Maybe she should just switch to Thai.

She's sitting by the door waiting for her Thai order with her laptop, doing a little light reading of her favorite paranormal blogs, when the bell rings.

"I'll get it!" she tells Kevin pointedly, but he is bobbing his head to music only he can hear while he doodles on a pad of paper.

She opens the door. "You!"

Bennie stands there holding the bag from Thai Palace. One chicken pad thai spice level 3, one green curry with extra peppers, and no soup order, if he got it right. He shrugs. "Yeah, took a second job."

She eyes the bag suspiciously as he hands it to her. "You know I'm gonna have to check this before I pay you."


He hovers in the doorway as she pulls out the curry, the rice, the noodles… and one more cylindrical styrofoam container. "What's this?"

He shrugs again. "Open it."

She gingerly pulls off the container lid and it's soup. Wonton soup. She looks at him in annoyance.

"Check it."

Ripping open a set of chopsticks, she digs through, and she can't believe it. Finally.

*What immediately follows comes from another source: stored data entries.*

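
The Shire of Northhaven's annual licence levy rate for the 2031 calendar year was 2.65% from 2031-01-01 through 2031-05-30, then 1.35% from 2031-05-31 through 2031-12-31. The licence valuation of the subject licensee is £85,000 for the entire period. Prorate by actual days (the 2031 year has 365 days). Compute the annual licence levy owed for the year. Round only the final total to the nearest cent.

£1,601.61

2031-01-01 to 2031-05-30: 150 days at 2.65% → £85,000 × 2.65% × 150/365 = £925.6849
2031-05-31 to 2031-12-31: 215 days at 1.35% → £85,000 × 1.35% × 215/365 = £675.9247
Total = £1,601.6096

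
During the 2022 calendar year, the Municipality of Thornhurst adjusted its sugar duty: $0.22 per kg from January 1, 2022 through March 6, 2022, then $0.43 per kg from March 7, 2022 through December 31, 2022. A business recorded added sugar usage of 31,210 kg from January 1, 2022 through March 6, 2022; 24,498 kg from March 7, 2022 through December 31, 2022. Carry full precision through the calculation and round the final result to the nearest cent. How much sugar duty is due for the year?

January 1 – March 6, 2022: 31,210 kg at $0.22/kg → $6,866.20
March 7 – December 31, 2022: 24,498 kg at $0.43/kg → $10,534.14

$17,400.34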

Someone can actually make wonton soup with the proper ratio. "I didn't even know Thai Palace had this on menu," she says, still stirring the little wontons about in disbelief.

"They do on the secret menu."

She looks up to see him winking at her. A joyful laugh bubbles out, and she presses the cash into his hand. There's a little extra there.

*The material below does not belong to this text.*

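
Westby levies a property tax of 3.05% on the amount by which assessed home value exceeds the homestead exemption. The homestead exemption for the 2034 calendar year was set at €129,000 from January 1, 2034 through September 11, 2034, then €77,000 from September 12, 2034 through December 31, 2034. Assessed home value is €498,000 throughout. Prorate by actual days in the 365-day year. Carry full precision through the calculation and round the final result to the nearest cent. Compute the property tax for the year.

January 1 – September 11, 2034: 254 days, exemption €129,000 → (€498,000 − €129,000) × 3.05% × 254/365 = €7,831.8986
September 12 – December 31, 2034: 111 days, exemption €77,000 → (€498,000 − €77,000) × 3.05% × 111/365 = €3,904.9192
Total = €11,736.8178

€11,736.82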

"Thanks," he says, counting the money, then he pauses. "There's a rumor that there'd be an extra twenty if someone got it right…"

Her mouth tilts into a lopsided smirk. Then she digs an extra twenty out of the pocket of her jeans and slaps it into the center of his chest. "This better be the best goddamned wonton soup I've ever eaten or…" She pushes him out and shuts the door.

"It will be!" he shouts through the thick metal.

It isn't. But it's also not bad. And she didn't have to interrupt her day's work to get it.